Но в прогноз Милюкова относительно срока, в какой должен будет начаться кризис, Ленин вносил одну поправку: он считал, что Милюков, предсказывая решение вопроса о кризисе «на днях», намеренно преувеличивал скорость приближающегося кризиса, чтобы «запугать» демократию и заставить ее без боя передать к.-д. партии руководство правительством. Сам Ленин тоже считал наступление кризиса делом ближайшего будущего, но ожидал его не «на днях», а через несколько недель и во всяком случае «не поздней осени», как он это высказал в беседе с Бонч-Бруевичем в день 4 июля.
Главный урок, который, по мнению Ленина и его сторонников, надо было вынести из провала заговора 10 июня, заключался в том, что надо было выбрать для восстания более подходящий момент и нанести удар демократии тогда, когда в результате какого-либо кризиса в ее рядах дали бы себя знать смута и колебания, способные облегчить сторонникам диктатуры свержение правительства и захват власти.
В ожидании этого момента большевики настойчиво звали народные массы не растрачивать сил на частичные выступления, а ждать сигнала партии, чтобы нанести решительный удар противникам диктатуры. Эта мысль о неизбежности выступления большевистских сил в ближайшее время, при первом серьезном кризисе, изо дня в день внедрялась солдатам и рабочим, шедшим за большевиками. И вот, внезапно разразившийся кризис в правительстве, вызвавший в рядах демократии такое возмущение, что часть ее высказывалась за радикальное изменение политики коалиции и за установление Советской власти, казалось, полностью осуществил предсказания большевистской партии о создании благоприятных условий для начала восстания. И аппарат большевистской партии лихорадочно заработал для организации вооруженного восстания.
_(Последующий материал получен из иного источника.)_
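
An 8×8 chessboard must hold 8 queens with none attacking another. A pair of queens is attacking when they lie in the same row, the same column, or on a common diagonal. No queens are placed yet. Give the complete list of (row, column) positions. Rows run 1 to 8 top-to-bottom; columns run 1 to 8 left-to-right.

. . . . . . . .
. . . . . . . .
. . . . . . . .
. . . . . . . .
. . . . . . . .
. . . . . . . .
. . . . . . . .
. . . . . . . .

Row 1: Safe: 1, 2, 3, 4, 5, 6, 7, 8. Place at column 5.
Row 2: attacked by (1,5)→{4,5,6}. Safe: 1, 2, 3, 7, 8. Place at column 3.
Row 3: attacked by (1,5)→{3,5,7}; (2,3)→{2,3,4}. Safe: 1, 6, 8. Place at column 8.
Row 4: attacked by (1,5)→{2,5,8}; (2,3)→{1,3,5}; (3,8)→{7,8}. Safe: 4, 6. Place at column 4.
Row 5: attacked by (1,5)→{1,5}; (2,3)→{3,6}; (3,8)→{6,8}; (4,4)→{3,4,5}. Safe: 2, 7. Place at column 7.
Row 6: attacked by (1,5)→{5}; (2,3)→{3,7}; (3,8)→{5,8}; (4,4)→{2,4,6}; (5,7)→{6,7,8}. Safe: 1. Place at column 1.
Row 7: attacked by (1,5)→{5}; (2,3)→{3,8}; (3,8)→{4,8}; (4,4)→{1,4,7}; (5,7)→{5,7}; (6,1)→{1,2}. Safe: 6. Place at column 6.
Row 8: attacked by (1,5)→{5}; (2,3)→{3}; (3,8)→{3,8}; (4,4)→{4,8}; (5,7)→{4,7}; (6,1)→{1,3}; (7,6)→{5,6,7}. Safe: 2. Place at column 2.
Columns [5, 3, 8, 4, 7, 1, 6, 2], r−c [-4, -1, -5, 0, -2, 5, 1, 6], r+c [6, 5, 11, 8, 12, 7, 13, 10] are all distinct, so no two queens attack.

(1,5) (2,3) (3,8) (4,4) (5,7) (6,1) (7,6) (8,2)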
Троцкий в описании июльских событий нисколько не расходится с официальной версией большевистских историков, согласно которой июльское восстание вспыхнуло стихийно, помимо воздействия большевистской партии. Но не в пример многим большевистским историкам он не замалчивает общеизвестных фактов, противоречащих этому изображению событий, а старается объяснить их по-своему. Так, в первом своем историческом очерке о захвате власти большевиками, написанном сейчас же после Октябрьской революции, под свежим впечатлением событий он пишет:
«В рядах нашей партии отношение к движению 3–5 июля не было вполне определенным. С одной стороны, было опасение, что Петроград может оторваться от остальной страны, с другой – была надежда на то, что только энергичное и активное вмешательство Петрограда может спасти положение. Партийные организаторы на низах шли с массой и вели непримиримую агитацию» (
А в общем введении к работам, посвященным «историческому подготовлению Октября», он добавляет:
«В июльском движении момент самочинного напора питерских масс играл решающую роль. Но несомненно, что Ленин в июле спрашивал себя: а не пришло ли уже время? не переросло ли настроение масс свою советскую надстройку? не рискуем ли мы, загипнотизированные советской легальностью, отстать от настроения масс и оторваться от них? Весьма вероятно, что отдельные чисто военные действия во время июльских дней происходили по инициативе товарищей, искренно считавших, что они не расходятся с ленинской оценкой обстановки» (
Это описание роли большевиков в июльских событиях не вполне отрицает участие большевиков в организации восстания, но ограничивает это участие самочинными действиями низов большевистской партии. Едва ли сам Троцкий верил в убедительность такого освещения событий, так как трудно представить себе, чтобы агитаторский аппарат дисциплинированной политической партии мог призывать массы к восстанию без ведома и согласия руководящих партийных учреждений. Но если даже допустить, что большевистские агитаторы взяли на себя 3 июля инициативу «военных действий» вследствие их ошибочного убеждения, что призывы к восстанию «не расходятся с ленинской оценкой положения», то и тогда ответственность за июльские события падает прежде всего на руководящие органы партии. Ибо в период, предшествовавший июльскому восстанию, эти органы сделали все, что было в их силах, чтобы внушить всей партии, сверху донизу, убеждение, что революция может быть спасена только вооруженным выступлением в первый же подходящий момент для свержения демократической власти.